Arriba, a la izquierda, y acercandonos en similitud a las fotografías que forman este proyecto, “Vista a Través de un Balcón” de 1880; primer plano totalmente original en pintura debido a la experimentación propia de las tendencias modernas. A la derecha, “Los Cepilladores de Parqué” de 1875; obra que fue la sensación de la segunda exhibición Impresionista en 1876. Debajo, “Tejados Bajo la Nieve” de 1878. Gustave Caillebotte, el autor de las pinturas, también formó parte del grupo impresionista, aunque su variación temática hacia lo cotidiano le colocara más cerca del realismo de Courbet.


A Vincent Van Gogh (1853-1890) a menudo se le confundía con el grupo de pintores impresionistas por la luminosidad cromática de su paleta, además de por su estilo de pincelada suelta y por el gusto de trabajar al aire libre. Es cierto que el joven holandés que llega a París en 1886 conoció este círculo, y probablemente le influyó tanto como pudo influirle el ardiente sol del mediodía francés en Arles, donde se instaló poco más tarde.
El desorden psíquico de Van Gogh encuentra desahogo en la pintura, desarrollando un lenguaje propio en el que la pasión expresiva de sus comienzos, de tonos terrosos y oscuros, encuentra un vehículo idóneo en los colores puros y en una pincelada rítmica, con lo que manifiesta sus estados de ánimo.
La particularidad de este pintor más interesante para este contexto histórico reside en su relación con lo cotidiano. De carácter introspectivo, Vincent Van Gogh pintó de manera frenética, sólo en sus dos últimos meses más de setenta cuadros, exclusivamente su limitado entorno. Muy pocos retratos, bastantes autorretratos, exteriores, interiores, innumerables paisajes y naturalezas muertas forman su extensa obra.

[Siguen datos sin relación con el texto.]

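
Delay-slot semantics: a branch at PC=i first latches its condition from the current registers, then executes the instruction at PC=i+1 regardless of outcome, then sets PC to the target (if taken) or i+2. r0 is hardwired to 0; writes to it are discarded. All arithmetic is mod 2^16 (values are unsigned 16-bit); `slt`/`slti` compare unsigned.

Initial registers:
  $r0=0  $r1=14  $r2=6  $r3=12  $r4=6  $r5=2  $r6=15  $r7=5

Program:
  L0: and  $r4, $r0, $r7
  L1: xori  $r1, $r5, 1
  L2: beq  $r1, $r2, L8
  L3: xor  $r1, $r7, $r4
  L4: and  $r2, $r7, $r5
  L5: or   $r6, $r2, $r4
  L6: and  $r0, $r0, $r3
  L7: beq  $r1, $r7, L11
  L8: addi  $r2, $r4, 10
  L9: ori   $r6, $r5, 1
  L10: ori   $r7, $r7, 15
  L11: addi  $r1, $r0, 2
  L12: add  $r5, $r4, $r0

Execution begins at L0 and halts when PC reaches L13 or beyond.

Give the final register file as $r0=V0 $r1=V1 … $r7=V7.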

Arriba, “La Casa Amarilla”, casa del pintor Vincent Van Gogh en Arles, de 1888.



Arriba, una de las versiones que Van Gogh realizó de su propio dormitorio en Arles, de 1888. Al lado, “Grupo de Viejas Casas con la Nueva Iglesia en La Haya” de 1882; una de sus primeras pinturas antes de trasladarse a la soleada Francia. Debajo, “Fábrica en Asnieres” de 1887.






En la imagen superior, “Casa Blanca de Noche”. Debajo, “Calle en Auvers”. Las dos pinturas de 1890, en unos de sus paseos por los alrededores.